Pemerintah Kota Kediri melalui Dinas Perdagangan dan Perindustrian (Disperdagin) memusnahkan puluhan ribu batang rokok hasil pelatihan peningkatan sumber daya manusia (SDM) Industri Hasil Tembakau (IHT) Tahun 2025. Kegiatan ini berlangsung pada Senin (16/3/2026) dan bertujuan mencegah potensi penyalahgunaan serta menjaga tertib administrasi.

Pemusnahan ini merupakan bagian dari program pemanfaatan Dana Bagi Hasil Cukai Hasil Tembakau (DBHCHT) yang sebelumnya dialokasikan untuk pelatihan keterampilan buruh rokok. Proses pemusnahan dilakukan di dua lokasi, yakni Pabrik Rokok Talining Jagad dan Pabrik Rokok Dua Dewi, keduanya berada di Kelurahan Ngampel, Kota Kediri.

Dari Pabrik Rokok Dua Dewi, petugas memusnahkan sebanyak 35.777 batang rokok serta 1.570 gram tembakau iris siap linting (TIS) yang merupakan produk praktik pelatihan. Sementara itu, di Pabrik Rokok Talining Jagad, dimusnahkan 6.791 batang rokok kretek dan 5.500 gram sisa tembakau yang belum berbentuk lintingan.

Tindak Lanjut Pelatihan Keterampilan Buruh Rokok

Kepala Disperdagin Kota Kediri, Moh. Ridwan, menjelaskan bahwa kegiatan pemusnahan ini adalah tindak lanjut dari pelatihan peningkatan keterampilan buruh rokok yang telah dilaksanakan pada akhir tahun 2025. Materi utama dalam pelatihan tersebut adalah keterampilan melinting sigaret kretek tangan (SKT) secara manual.

Program ini diharapkan dapat meningkatkan kualitas SDM di sektor industri hasil tembakau, khususnya bagi industri skala kecil. “Melalui pelatihan ini kami berharap tenaga kerja di sektor industri hasil tembakau semakin terampil dan profesional, sehingga dapat meningkatkan kualitas maupun kuantitas produksi,” ujar Ridwan.

Ridwan menegaskan, hasil produksi selama pelatihan tidak diperbolehkan untuk diedarkan atau diperjualbelikan. Oleh karena itu, seluruh produk harus dimusnahkan sesuai ketentuan yang berlaku. “Kami memastikan seluruh hasil pelatihan dimusnahkan. Hanya sebagian kecil yang disisakan sebagai sampel untuk keperluan laporan dan pertanggungjawaban,” jelasnya.

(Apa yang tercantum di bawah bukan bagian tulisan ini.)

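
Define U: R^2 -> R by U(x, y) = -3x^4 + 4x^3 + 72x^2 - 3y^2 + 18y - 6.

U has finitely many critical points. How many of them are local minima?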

Libatkan Bea Cukai dan Aparat Penegak Hukum

Proses pemusnahan dilakukan secara terbuka dengan melibatkan sejumlah instansi terkait. Hadir dalam kegiatan ini perwakilan dari Bea Cukai Kediri, Kejaksaan, Inspektorat, BPPKAD, serta organisasi perangkat daerah di lingkungan Pemerintah Kota Kediri. Sebelum pemusnahan, seluruh pihak yang terlibat telah menandatangani berita acara sebagai bentuk administrasi dan pertanggungjawaban.

Hartoyo, Fungsional Penyidik dari Bea Cukai Kediri, menerangkan bahwa pelatihan tersebut merupakan salah satu bentuk pemanfaatan DBHCHT yang diizinkan dalam regulasi. Menurutnya, penggunaan DBHCHT memiliki beberapa fokus utama, yaitu sektor kesehatan masyarakat, penegakan hukum, serta pembinaan ekonomi masyarakat.

“Dalam pembinaan ekonomi terdapat program peningkatan keterampilan industri yang berkaitan dengan hasil tembakau, termasuk pelatihan linting sigaret kretek tangan,” terangnya.

Hartoyo menambahkan, produk rokok hasil pelatihan tidak dapat diedarkan karena pemerintah daerah bukan produsen rokok yang memiliki izin usaha. Selain itu, setiap produk hasil tembakau yang diproduksi dan keluar dari area produksi wajib dilengkapi pita cukai sesuai ketentuan perundang-undangan.

“Rokok yang beredar harus dilekati pita cukai sesuai Undang-Undang Cukai. Karena hasil pelatihan ini tidak diproduksi secara resmi, maka tidak boleh diedarkan. Pemusnahan dilakukan untuk mencegah potensi pelanggaran hukum,” pungkasnya.